Ghobadi is a renowned anti-Saddam director, which is why his films were never shown in Iraq. This year, after the liberation of the country from dictatorship, his film “The Songs of my Mother’s land,” was consequently screened there. The film has already been shown at the Un Certain Regard section of the Cannes Film Festival in 2002. The documentary begins with images of this great event for the Kurdish filmmaker, depicting moments of the film being screened in a hall in Baghdad. This occasion is just the beginnings of the journey that Ghobadi will take through Iraq, together with his faithful DVCam, venturing to the Kurdish frontier.
This is because he was not able to film in the city of Baghdad (except for the presentation of his film), and was forced to fold the campaign, where he tried to collect testimonies and images of this war-torn country.
Together with his dvcam Ghobadi travels to the hinterland of Iraq, which has been gutted by bombings, still full of weapons, bombs and all sorts of American military equipment recovered from battlefields. The images are commented on in English, which is supposed to explain the point of view of the director—it is said with sarcasm that this is what remains of a country destroyed by the Americans and by Saddam Hussein.
What drove the director to make this documentary?
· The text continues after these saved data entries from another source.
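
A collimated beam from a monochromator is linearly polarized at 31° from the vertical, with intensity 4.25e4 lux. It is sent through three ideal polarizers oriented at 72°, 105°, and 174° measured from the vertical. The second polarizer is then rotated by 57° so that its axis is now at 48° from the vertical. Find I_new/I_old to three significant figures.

Before rotation:
I₁ = I₀ cos²(72° − 31°) = I₀ cos²(41°) = 0.5696 I₀.
I₂ = I₁ cos²(105° − 72°) = 0.5696 I₀ · cos²(33°) = 0.4006 I₀.
I₃ = I₂ cos²(174° − 105°) = 0.4006 I₀ · cos²(69°) = 0.05145 I₀.
After rotation:
I₁ = I₀ cos²(72° − 31°) = I₀ cos²(41°) = 0.5696 I₀.
I₂ = I₁ cos²(48° − 72°) = 0.5696 I₀ · cos²(24°) = 0.4754 I₀.
Angle between axes 2 and 3: 54°. I₃ = 0.4754 I₀ · cos²(54°) = 0.1642 I₀.
Ratio = 0.1642 / 0.05145 = 3.192.

I_new/I_old ≈ 3.19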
It was done very hastily, first of all shot very close to the situation, without being able to achieve the necessary distance from the events to come up with a distinct point of view. On the other hand, it was an opportunity to have the material “living” and to make known to the world the so-called “peace” in Iraq. His cynicism is already demonstrated within the title of the documentary, apart from the cynical comments in the film.
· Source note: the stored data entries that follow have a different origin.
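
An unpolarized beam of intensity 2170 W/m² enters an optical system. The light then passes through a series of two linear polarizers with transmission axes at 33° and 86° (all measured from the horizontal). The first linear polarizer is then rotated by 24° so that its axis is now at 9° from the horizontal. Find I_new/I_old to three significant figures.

I_new/I_old ≈ 0.140

Before rotation:
Unpolarized light through the first polarizer → I₁ = ½ I₀, now polarized at 33°.
I₂ = I₁ cos²(86° − 33°) = 0.5 I₀ · cos²(53°) = 0.1811 I₀.
After rotation:
Unpolarized light through the first polarizer → I₁ = ½ I₀, now polarized at 9°.
I₂ = I₁ cos²(86° − 9°) = 0.5 I₀ · cos²(77°) = 0.0253 I₀.
Ratio = 0.0253 / 0.1811 = 0.1397.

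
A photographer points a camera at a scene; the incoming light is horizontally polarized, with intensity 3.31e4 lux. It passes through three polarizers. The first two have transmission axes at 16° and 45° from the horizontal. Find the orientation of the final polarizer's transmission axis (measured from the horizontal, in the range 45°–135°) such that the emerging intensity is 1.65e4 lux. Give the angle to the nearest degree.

θ ≈ 78°

I₁ = I₀ cos²(16° − 0°) = I₀ cos²(16°) = 0.924 I₀.
I₂ = I₁ cos²(45° − 16°) = 0.924 I₀ · cos²(29°) = 0.7068 I₀.
Target fraction: 1.65e4 / 3.31e4 lux = 0.4985 of I₀.
Need I₃/I₀ = 0.4985, so cos²(θ − 45°) = 0.4985 / 0.7068 = 0.7052.
θ − 45° = arccos(√0.7052) = 32.9°, giving θ ≈ 45 + 32.9 = 77.9°.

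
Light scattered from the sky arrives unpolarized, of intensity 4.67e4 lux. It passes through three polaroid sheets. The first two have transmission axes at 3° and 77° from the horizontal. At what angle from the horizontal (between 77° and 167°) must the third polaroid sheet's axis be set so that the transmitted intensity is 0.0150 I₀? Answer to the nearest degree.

Unpolarized light through the first polarizer → I₁ = ½ I₀, now polarized at 3°.
I₂ = I₁ cos²(77° − 3°) = 0.5 I₀ · cos²(74°) = 0.03799 I₀.
Need I₃/I₀ = 0.015, so cos²(θ − 77°) = 0.015 / 0.03799 = 0.3949.
θ − 77° = arccos(√0.3949) = 51.1°, giving θ ≈ 77 + 51.1 = 128.1°.

θ ≈ 128°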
The narrating voice reminds us tirelessly that war is never-ending, especially for the real victims: the civilians. For those who were born and lived through war, it has paradoxically another meaning: gaining a shred of work (for example by selling weapons abandoned by soldiers, as the images suggest at a bazaar where every sort of war material was available).
The film displays the testimonies of children, the elderly, women, and men, who give details of the number of family members killed in the various wars and killings during the long years of dictatorship of Saddam Hussein.
The director’s dvcam shows some scenes of a recently discovered mass grave, with human skeletons of those buried alive. What Ghobadi tries to ask within this 55-minute report of extremely harsh imagery, is what is the true meaning of the word “peace” in a country where people do not know about the coverage of war, they only knew the continuing pain of loss they feel for their loved ones. Ghobadi addresses this by presenting the viewer with images of wrecks, bombs, tanks left in the middle of the desert, barbed wire, children who are no longer afraid of fire and deafening sounds of missiles, because this is normal, like playing on an abandoned military truck.
The most significant and successful aspect of the documentary is when the dvcam is able to grasp the upset gaze of a child of about 5 years, in which we see all that has passed and that passes. It gives a lesson in life for all of us who watch this documentary at the film festival, sitting comfortably on our red velvet armchairs.
We will also feel the emotion of anger that emerges from the heartrending voices of mothers who have seen their children pulverized after an exploding bomb. The question is asked: “What would you do to Saddam Hussein if you had the chance?” All respond the same way: “I would hang him up to a tree and every day cut a piece of his meat.”
A report still at the stage of “notes of a journey” could, however, be considered a source for a great deal of political value. Perhaps the narrating voice could be replaced with the director’s, which would make this very personal documentary even more so.